Privacy policy

Who we are

Platepace is operated by Peter Kagan, trading as Platepace, based in the United Kingdom. Registered with the Information Commissioner's Office (ICO). Contact privacy@platepace.com for any privacy question or request.

What we collect

• Your email address (for sign-in and account communication).
• Your display name, unit preferences, and daily macro targets that you enter yourself.
• Every food, meal, weight, and water entry you log.
• Photo-derived food identifications (we keep the identification + grams, not the photo pixels).
• Usage metadata: sign-in timestamps, AI calls made on your behalf, device/browser for security logging.
• If you pay: Stripe customer ID and subscription status. We never see your card number.

Special-category (health) data

Nutritional information about what you eat can reveal information about your health. Under UK GDPR Article 9 this is special-category data. Our lawful basis for processing it is your explicit consent, recorded at onboarding. You can withdraw that consent at any time by deleting your account — see Your rights below.

Why we process it (lawful bases)

• Contract (Art. 6(1)(b)) — to provide the service you signed up for.
• Explicit consent (Art. 9(2)(a)) — for health-related food data.
• Legal obligation (Art. 6(1)(c)) — to retain audit records for dispute evidence and regulatory compliance.
• Legitimate interest (Art. 6(1)(f)) — for security logging and fraud prevention; balanced against your rights, not used for profiling or marketing.

Who we share it with

Only the sub-processors we need to run the service. Full list with purpose and location at /trust. We do not sell, rent, or share your data for advertising, analytics profiling, or any marketing purpose.

How long we keep it

Account data and logs: as long as your account is active. Audit log: 7 years after account deletion for evidentiary purposes (sign-ins, consent grants, subscription changes). AI usage rows: 12 months rolling. Full retention table at /trust.

Where it lives

Our primary servers are in the United Kingdom. Some sub-processors (Anthropic, Google, OpenAI, Cloudflare) are US-based; transfers to them rely on the UK International Data Transfer Addendum to the EU SCCs. Our DPA obligations with each are on file.

Your rights

Under UK GDPR you have the right to:

• Access the data we hold on you — self-serve via GET /v1/me/export from your settings page. Returns a full JSON bundle.
• Correct it — edit your profile + entries directly in the app.
• Delete it — self-serve via the delete button on your settings page.
• Port it — the export is machine-readable JSON + CSV.
• Object to processing or restrict it — email privacy@platepace.com.
• Withdraw consent — deletes the associated data where consent was the lawful basis.
• Complain to the ICO: ico.org.uk/make-a-complaint.

Security

We use HTTPS everywhere, encrypted database connections, magic-link authentication (no passwords to breach), row-level security to isolate tenants, and daily encrypted backups. Full security detail and incident procedures on request.

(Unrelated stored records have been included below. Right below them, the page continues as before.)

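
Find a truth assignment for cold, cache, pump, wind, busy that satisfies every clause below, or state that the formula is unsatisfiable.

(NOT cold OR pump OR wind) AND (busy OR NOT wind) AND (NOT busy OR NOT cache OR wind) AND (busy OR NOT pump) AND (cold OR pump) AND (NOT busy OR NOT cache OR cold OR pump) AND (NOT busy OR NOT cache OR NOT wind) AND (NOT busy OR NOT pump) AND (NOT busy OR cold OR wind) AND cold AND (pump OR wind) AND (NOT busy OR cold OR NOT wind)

Unit clause (cold) forces cold = True.
Set cache = False.
Try pump = True:
  (busy OR NOT pump) forces busy = True.
  clause (NOT busy OR NOT pump) is falsified — backtrack.
So pump = False.
  then (NOT cold OR pump OR wind) forces wind = True.
  then (busy OR NOT wind) forces busy = True.
All clauses satisfied.

cold: True, cache: False, pump: False, wind: True, busy: True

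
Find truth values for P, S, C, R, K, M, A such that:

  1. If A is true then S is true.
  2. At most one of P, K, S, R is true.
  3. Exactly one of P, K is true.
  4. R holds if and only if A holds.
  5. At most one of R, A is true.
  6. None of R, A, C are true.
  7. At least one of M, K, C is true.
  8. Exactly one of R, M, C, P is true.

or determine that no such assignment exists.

P = False, S = False, C = False, R = False, K = True, M = True, A = False

  (1) A=F ⇒ S: vacuous ✓
  (2) {P, K, S, R}: 1 true — at most one ✓
  (3) {P, K}: 1 true — exactly one ✓
  (4) R=F, A=F — same ✓
  (5) {R, A}: 0 true — at most one ✓
  (6) {R, A, C}: 0 true — none ✓
  (7) {M, K, C}: 2 true — at least one ✓
  (8) {R, M, C, P}: 1 true — exactly one ✓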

Data Protection Impact Assessment (DPIA)

Because we process health-related dietary data and use AI vision to identify food in photos, we maintain a DPIA under UK GDPR Article 35. It records how we assessed the risks, the mitigations we apply, and the residual risk level. Available on request from privacy@platepace.com.

Automated decisions and profiling

We do not make any decisions that produce legal or similarly significant effects on you using automated means alone. Our AI identifies food in photos and calculates macros; it does not evaluate your behaviour, set your targets, or take any action on your behalf.

Children

Platepace is not for anyone under 18. We verify age at sign-up and will close accounts that misrepresent their age.

Changes to this policy

We will email you before any material change takes effect. You can always see the last-updated date at the top of this page.